I wonder if you could use your training to do something like being an engagement officer for a charity or museum. Google 'engagement officer'. Might suit you x

Churchview · 09/04/2024 10:26

I'm in my 60s, don't have kids and never wanted them.

I never wanted the normal, corporate, cog in a wheel, tied to the yoke in order to make the economy grow life. I've worked for myself all my life as a gardener making just enough money to do the things I enjoy and keep a roof over my head. I didn't work all day, all week or all year. I had time off to be, travel (cheaply) and muck about enjoying life.
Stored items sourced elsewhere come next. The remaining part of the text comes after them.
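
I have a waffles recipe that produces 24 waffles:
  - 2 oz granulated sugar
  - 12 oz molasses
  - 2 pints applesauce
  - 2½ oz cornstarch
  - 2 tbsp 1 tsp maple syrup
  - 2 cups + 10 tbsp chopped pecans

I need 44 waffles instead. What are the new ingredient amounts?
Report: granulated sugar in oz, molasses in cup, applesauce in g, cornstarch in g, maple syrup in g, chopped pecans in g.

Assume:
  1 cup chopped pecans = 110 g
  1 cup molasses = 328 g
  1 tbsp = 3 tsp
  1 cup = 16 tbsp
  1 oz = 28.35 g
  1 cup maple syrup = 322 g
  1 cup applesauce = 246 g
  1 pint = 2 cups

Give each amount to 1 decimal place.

Scaling factor: 44/24 = 11/6.
granulated sugar: 2 oz × 11/6 ≈ 3.7 oz
molasses: 12 oz × 11/6 × 28.35 g/oz ÷ 328 g/cup ≈ 1.9 cup
applesauce: 2 pint × 11/6 × 2 cup/pint × 246 g/cup = 1804.0 g
cornstarch: 2.5 oz × 11/6 × 28.35 g/oz ≈ 129.9 g
maple syrup: (2 tbsp + 1 tsp = 7/3 tbsp) × 11/6 ÷ 16 tbsp/cup × 322 g/cup ≈ 86.1 g
chopped pecans: (2 cup + 10 tbsp = 2.625 cup) × 11/6 × 110 g/cup ≈ 529.4 g

granulated sugar: 3.7 oz; molasses: 1.9 cup; applesauce: 1804.0 g; cornstarch: 129.9 g; maple syrup: 86.1 g; chopped pecans: 529.4 g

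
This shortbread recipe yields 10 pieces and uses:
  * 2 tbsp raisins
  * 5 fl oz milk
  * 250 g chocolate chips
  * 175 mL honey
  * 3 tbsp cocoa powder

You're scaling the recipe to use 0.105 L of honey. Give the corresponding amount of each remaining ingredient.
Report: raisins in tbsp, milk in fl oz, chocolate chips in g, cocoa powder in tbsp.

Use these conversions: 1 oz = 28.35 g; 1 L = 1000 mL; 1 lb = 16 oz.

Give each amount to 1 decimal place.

raisins: 1.2 tbsp; milk: 3.0 fl oz; chocolate chips: 150.0 g; cocoa powder: 1.8 tbsp

The original recipe has 0.175 L of honey, so the scaling factor is 0.105 ÷ 0.175 = 3/5 = 0.6.
raisins: 2 tbsp × 3/5 = 1.2 tbsp
milk: 5 fl oz × 3/5 = 3.0 fl oz
chocolate chips: 250 g × 3/5 = 150.0 g
cocoa powder: 3 tbsp × 3/5 = 1.8 tbsp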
I look at other people on the treadmill, working into their 60s to buy the latest car/sofa/cruise or put their kids through university.....then I sit in my garden with a cup of tea, put my feet up and think fuck that, it looks like a trap.

Do your own thing. We've only been told that growing up constitutes a proper job, a mortgage, kids...........we don't have to believe that.

trekking1 · 09/04/2024 10:51

It doesn't sound like you want any of these things, you just think that ticking these boxes off makes you an adult, but it does not. Just live your life the way you see fit!

But yes, your behavior with focusing on something for a bit and then just dropping it does sound like ADHD.

fatandunfitandmidforties · 09/04/2024 17:34

Dear god I feel like such a mess today

Tokek · 10/04/2024 12:43

ggggggooooo · 07/04/2024 20:13

Question to all those who went to uni and qualified in their 30s and 40s, and now are in professional jobs. How were you perceived by interviewers. Presumably you were applying for the same jobs as newly qualified 22 year olds.

I trained in healthcare, a field which is desperately short of workers. I also trained in an area which many enter as a second career.

JamSandle · 10/04/2024 12:45

fatandunfitandmidforties · 09/04/2024 17:34

Dear god I feel like such a mess today

Do you want to talk? Hope you're feeling a bit better.

Tokek · 10/04/2024 12:52

Just turned 40, no house either. Am hoping to buy with my partner this year, but there's no guarantee that it will be possible. Having a house doesn't automatically make one successful, amongst most people I know it's a sign of a rich family or having had a rich relative pass away who hadn't needed to go into care.

Have a career that I trained in a few years ago, however am becoming despondent that I'll never get off the bottom rung.

No kids, don't want them. Even if I did I doubt we'd be able to afford them.

Don't see what's wrong with being out several nights a week, though I suppose it depends how much people are drinking. If you don't have kids, are you simply supposed to become a telly addict after a certain age? My "going out" involves cultural events and activity groups, not sure if that would count as any more mature.

Overall, thank you for posting this. It's been good to hear others' perspectives.